Stalbo stared back coldly. His eyes were fixed directly on Fortin’s and he was experiencing a distinct pleasure in knowing that the other man was uncertain of that and increasingly nervous. “Perhaps your copy of the Secretary’s orders was inadvertently misplaced. As I remember, he explained exactly what he intended be done, and even emphasized the last possible date for each evolution. …” His voice drifted off sarcastically.
“I can assure you we are aware of every word of those orders. We question only the timing.”

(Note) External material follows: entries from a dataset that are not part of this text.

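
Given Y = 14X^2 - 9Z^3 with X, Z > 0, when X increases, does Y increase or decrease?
Y increases

Taking the partial derivative:
∂Y/∂X = 28X

∂Y/∂X = 28X > 0 (assuming positive values)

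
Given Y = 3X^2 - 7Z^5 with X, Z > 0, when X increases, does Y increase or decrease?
Y increases

Taking the partial derivative:
∂Y/∂X = 6X

∂Y/∂X = 6X > 0 (assuming positive values)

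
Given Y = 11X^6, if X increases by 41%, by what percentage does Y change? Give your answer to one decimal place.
685.8%

For Y = 11X^6:
If X → X(1 + 0.41)
Then Y → Y · (1 + 0.41)^6
     ≈ Y · 7.8580

Percentage change = ((1 + 0.41)^6 − 1) × 100% ≈ 685.8%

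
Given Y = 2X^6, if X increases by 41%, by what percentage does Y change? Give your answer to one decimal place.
685.8%

For Y = 2X^6:
If X → X(1 + 0.41)
Then Y → Y · (1 + 0.41)^6
     ≈ Y · 7.8580

Percentage change = ((1 + 0.41)^6 − 1) × 100% ≈ 685.8%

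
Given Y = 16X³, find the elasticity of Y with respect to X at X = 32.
Elasticity = 3

Elasticity = (dY/dX) · (X/Y)

dY/dX = 48·X²
At X = 32: dY/dX = 49152, Y = 524288

Elasticity = 49152 · (32 / 524288) = 3

Interpretation: for a small percentage change in X, the percentage change in Y is approximately 3.00 times as large.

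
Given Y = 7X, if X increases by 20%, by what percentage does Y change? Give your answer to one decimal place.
20.0%

For Y = 7X:
If X → X(1 + 0.2)
Then Y → Y · (1 + 0.2)^1
     = Y · 1.2000

Percentage change = ((1 + 0.2)^1 − 1) × 100% = 20.0%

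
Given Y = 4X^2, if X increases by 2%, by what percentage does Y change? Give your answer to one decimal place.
4.0%

For Y = 4X^2:
If X → X(1 + 0.02)
Then Y → Y · (1 + 0.02)^2
     = Y · 1.0404

Percentage change = ((1 + 0.02)^2 − 1) × 100% ≈ 4.0%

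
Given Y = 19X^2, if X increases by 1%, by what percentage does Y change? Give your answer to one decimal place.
2.0%

For Y = 19X^2:
If X → X(1 + 0.01)
Then Y → Y · (1 + 0.01)^2
     = Y · 1.0201

Percentage change = ((1 + 0.01)^2 − 1) × 100% ≈ 2.0%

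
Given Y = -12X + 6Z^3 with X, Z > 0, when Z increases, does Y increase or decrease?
Y increases

Taking the partial derivative:
∂Y/∂Z = 18Z^2

∂Y/∂Z = 18Z^2 > 0 (assuming positive values)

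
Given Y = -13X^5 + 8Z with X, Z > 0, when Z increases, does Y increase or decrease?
Y increases

Taking the partial derivative:
∂Y/∂Z = 8

∂Y/∂Z = 8 > 0 (assuming positive values)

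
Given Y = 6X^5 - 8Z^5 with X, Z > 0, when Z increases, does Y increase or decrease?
Y decreases

Taking the partial derivative:
∂Y/∂Z = -40Z^4

∂Y/∂Z = -40Z^4 < 0 (assuming positive values)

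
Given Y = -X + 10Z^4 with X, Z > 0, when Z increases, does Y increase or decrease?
Y increases

Taking the partial derivative:
∂Y/∂Z = 40Z^3

∂Y/∂Z = 40Z^3 > 0 (assuming positive values)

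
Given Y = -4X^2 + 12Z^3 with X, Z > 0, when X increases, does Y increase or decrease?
Y decreases

Taking the partial derivative:
∂Y/∂X = -8X

∂Y/∂X = -8X < 0 (assuming positive values)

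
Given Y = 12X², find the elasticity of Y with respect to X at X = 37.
Elasticity = 2

Elasticity = (dY/dX) · (X/Y)

dY/dX = 24·X
At X = 37: dY/dX = 888, Y = 16428

Elasticity = 888 · (37 / 16428) = 2

Interpretation: for a small percentage change in X, the percentage change in Y is approximately 2.00 times as large.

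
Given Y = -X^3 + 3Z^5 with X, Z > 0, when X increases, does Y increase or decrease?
Y decreases

Taking the partial derivative:
∂Y/∂X = -3X^2

∂Y/∂X = -3X^2 < 0 (assuming positive values)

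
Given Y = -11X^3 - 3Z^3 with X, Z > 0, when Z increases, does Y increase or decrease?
Y decreases

Taking the partial derivative:
∂Y/∂Z = -9Z^2

∂Y/∂Z = -9Z^2 < 0 (assuming positive values)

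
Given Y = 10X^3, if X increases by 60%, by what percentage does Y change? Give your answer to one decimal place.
309.6%

For Y = 10X^3:
If X → X(1 + 0.6)
Then Y → Y · (1 + 0.6)^3
     = Y · 4.0960

Percentage change = ((1 + 0.6)^3 − 1) × 100% = 309.6%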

One of Stalbo’s favorite means of intimidation was to rise from his chair and walk away from his desk, keeping his eyes on his guest at all times. If his stare was wearing them down, this ploy certainly hastened their departure. “Do you realize the amount of planning that went into this operation? The coordination with other departments? I can’t emphasize enough that your Marshal Biryuzov should understand the purpose behind all of this.”
“But he does, General, he does. It is myself who wonders whether this can really be done properly within the time frame.” Fortin was sweating now. The office was stuffy, another of Stalbo’s efforts to make visitors uncomfortable since he personally was little affected by climate. “We are not personally convinced that we should be undertaking this after the threats the American President has been making—” He was cut off before he could come to the point.
“Could I have made the Secretary’s orders clearer?” Stalbo inquired in a monotone. He was finished with the man and his question also served as a dismissal. Fortin left hurriedly with a look on his face that indicated he would not return soon.
Stalbo was much more concerned with a new and troubling occurrence. Some situations were acceptable in this business. It was a fact of life in the intelligence community that certain individuals would sell information, that some embassy employees were placed within a country purely to spy, and that occasional covert types could insinuate themselves into the community quite successfully. However, those who sold information sooner or later gave themselves away, and those on embassy staffs were summarily sent home every so often. But the covert types … he had received information that an American agent had not only been successfully inserted into the Moscow area, but had disappeared instantly!
General Stalbo, an expert at intelligence-gathering, was also adept at locating and breaking the best. Each was a challenge. However, there had been only a single reference to the one who had just arrived in Moscow and that bothered him. The Americans were good, he admitted, but not great—not as good as he was. Yet the fact that one of them had arrived and immediately disappeared was disturbing. Not even the source of this information was available. It was supposedly a rumor.